Press ESC to close

Aksi Buruh Rokok di Kementerian Kesehatan adalah Bukti Bahwa Tidak ada Kebijakan yang Pro Industri Hasil Tembakau

Dari tahun ke tahun pemerintah selalu mengeluarkan regulasi yang tidak selalu berpihak pada Industri Hasil Tembakau.
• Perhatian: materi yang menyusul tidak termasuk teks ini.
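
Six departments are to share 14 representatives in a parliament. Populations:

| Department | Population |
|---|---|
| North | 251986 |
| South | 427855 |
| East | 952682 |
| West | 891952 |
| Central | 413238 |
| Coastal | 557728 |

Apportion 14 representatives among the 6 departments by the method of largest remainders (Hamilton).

The standard divisor is 3495441/14 ≈ 249674.357.
Standard quotas: North 1.0093, South 1.7137, East 3.8157, West 3.5725, Central 1.6551, Coastal 2.2338.
Lower quotas: North 1, South 1, East 3, West 3, Central 1, Coastal 2 (sum 11, leaving 3 seats).
Remainders in descending order: East 0.8157, South 0.7137, Central 0.6551, West 0.5725, Coastal 0.2338, North 0.0093.
The surplus seats go to East, South, Central.

North 1, South 2, East 4, West 3, Central 2, Coastal 2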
Katanya mereka sudah mengakomodir berbagai masukan. Katanya mereka sudah mengambil jalan tengah antara pihak pro rokok dan anti rokok. Tapi faktanya regulasi yang dikeluarkan itu selalu menyudutkan berbagai elemen di Industri Hasil Tembakau dari mulai petani, buruh, pelaku usaha, hingga perokok itu sendiri.
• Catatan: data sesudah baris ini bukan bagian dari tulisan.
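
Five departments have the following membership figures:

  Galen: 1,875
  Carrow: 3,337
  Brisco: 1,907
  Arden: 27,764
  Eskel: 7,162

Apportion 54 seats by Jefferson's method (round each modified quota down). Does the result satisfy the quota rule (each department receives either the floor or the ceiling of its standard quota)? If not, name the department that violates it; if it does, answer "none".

Arden

Standard quotas: Galen 2.408, Carrow 4.286, Brisco 2.449, Arden 35.658, Eskel 9.198.
Jefferson allocation: Galen 2, Carrow 4, Brisco 2, Arden 37, Eskel 9.
Arden has quota 35.658 (lower 35, upper 36) but receives 37 — outside the quota interval.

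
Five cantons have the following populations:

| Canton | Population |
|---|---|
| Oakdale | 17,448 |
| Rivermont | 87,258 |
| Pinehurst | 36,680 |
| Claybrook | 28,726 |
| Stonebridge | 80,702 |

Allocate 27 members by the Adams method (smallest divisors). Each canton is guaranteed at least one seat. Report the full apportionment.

Standard divisor 250814/27 ≈ 9289.407; standard quotas: Oakdale 1.878, Rivermont 9.393, Pinehurst 3.949, Claybrook 3.092, Stonebridge 8.688.
Rounding up gives 2, 10, 4, 4, 9 = 29 seats, so the divisor must be adjusted.
With modified divisor 9900: modified quotas Oakdale 1.762, Rivermont 8.814, Pinehurst 3.705, Claybrook 2.902, Stonebridge 8.152.
Rounding up: Oakdale 2, Rivermont 9, Pinehurst 4, Claybrook 3, Stonebridge 9 (total 27).

Oakdale 2, Rivermont 9, Pinehurst 4, Claybrook 3, Stonebridge 9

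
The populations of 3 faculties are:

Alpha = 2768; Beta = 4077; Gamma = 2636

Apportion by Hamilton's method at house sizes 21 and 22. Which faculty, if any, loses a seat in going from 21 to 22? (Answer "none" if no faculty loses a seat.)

At 21 seats: Alpha 6, Beta 9, Gamma 6.
At 22 seats: Alpha 6, Beta 10, Gamma 6.
No faculty's allocation decreased.

none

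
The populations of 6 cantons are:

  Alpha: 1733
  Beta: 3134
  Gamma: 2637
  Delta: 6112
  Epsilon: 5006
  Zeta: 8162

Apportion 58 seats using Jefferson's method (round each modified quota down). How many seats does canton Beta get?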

Kalau mau menyebutkan apa saja regulasinya tentu sangat banyak. Dari mulai disahkannya PP Nomor 109 Tahun 2012, kenaikan cukai 10% setiap tahunnya selama Jokowi memimpin, PP Nomor 28 Tahun 2024, dan belakangan yang ramai dibahas adalah Rancangan Peraturan Menteri Kesehatan.
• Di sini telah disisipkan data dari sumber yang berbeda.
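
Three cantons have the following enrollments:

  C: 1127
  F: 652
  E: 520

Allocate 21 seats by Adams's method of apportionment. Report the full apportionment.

C 10, F 6, E 5

Standard divisor 2299/21 ≈ 109.476; standard quotas: C 10.294, F 5.956, E 4.750.
Rounding up gives 11, 6, 5 = 22 seats, so the divisor must be adjusted.
With modified divisor 120: modified quotas C 9.392, F 5.433, E 4.333.
Rounding up: C 10, F 6, E 5 (total 21).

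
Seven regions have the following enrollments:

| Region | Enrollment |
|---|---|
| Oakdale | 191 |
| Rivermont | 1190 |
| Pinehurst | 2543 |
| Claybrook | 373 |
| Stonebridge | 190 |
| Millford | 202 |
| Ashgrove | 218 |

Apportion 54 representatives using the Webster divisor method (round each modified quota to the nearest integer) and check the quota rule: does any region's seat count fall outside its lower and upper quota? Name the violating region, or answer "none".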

Dari berbagai regulasi yang terus menekan itu sebenarnya sudah banyak yang menolak. Hanya penolakanya mungkin sebatas melampiaskan kemuakan ke media sosial, mencoba bernegosiasi dengan pemerintah dan lain sebagainya. Tapi protes itu masih belum didengar oleh pemerintah kita.

Hingga kemarin Kamis, 10 Oktober 2024, serikat buruh yang tergabung dalam Federasi Serikat Pekerja Rokok Tembakau Makanan dan Minuman Serikat Pekerja Seluruh Indonesia (FSP RTMM SPSI) melakukan aksi unjuk rasa di Kementerian Kesehatan.

Baca Juga:  Benarkah Malioboro Telah Siap Menjadi Kawasan Tanpa Rokok?

Tidak hanya dari satu kota saja, ribuan buruh itu datang dari berbagai daerah untuk menyerukan protes atas kebijakan sewenang-wenang yang dilakukan oleh pemerintah di rezim Jokowi. Mereka berbondong-bondong datang ke Jakarta untuk menolak Rancangan Permenkes yang menyoal soal kemasan rokok polosan.  

Protes Buruh terhadap Kementerian Kesehatan

Mereka protes karena mata pencaharian yang selama ini mereka andalkan justru diusik oleh pemerintah. Bukan hanya diusik melainkan para buruh akan sangat bisa untuk terkena PHK. Dari situ kemudian saya berpikir, pemerintah ini acap kali menyebalkan. Mereka tidak memberikan pekerjaan yang banyak sehingga membuat masyarakat banting tulang mencari pekerjaan. Tapi begitu rakyat sudah mendapat pekerjaan, eh malah pemerintah ingin membuatnya kehilangan pekerjaan dengan regulasi yang dibuatnya. 

Dalam aksi itu pihak Kemenkes datang dan katanya mau mengakomodir aspirasi dari para demonstran. Tapi apakah ini normatif saja? Karena kabarnya R-Permenkes ini sedang dalam tahap finalisasi. Kok bisa gitu, ya?. 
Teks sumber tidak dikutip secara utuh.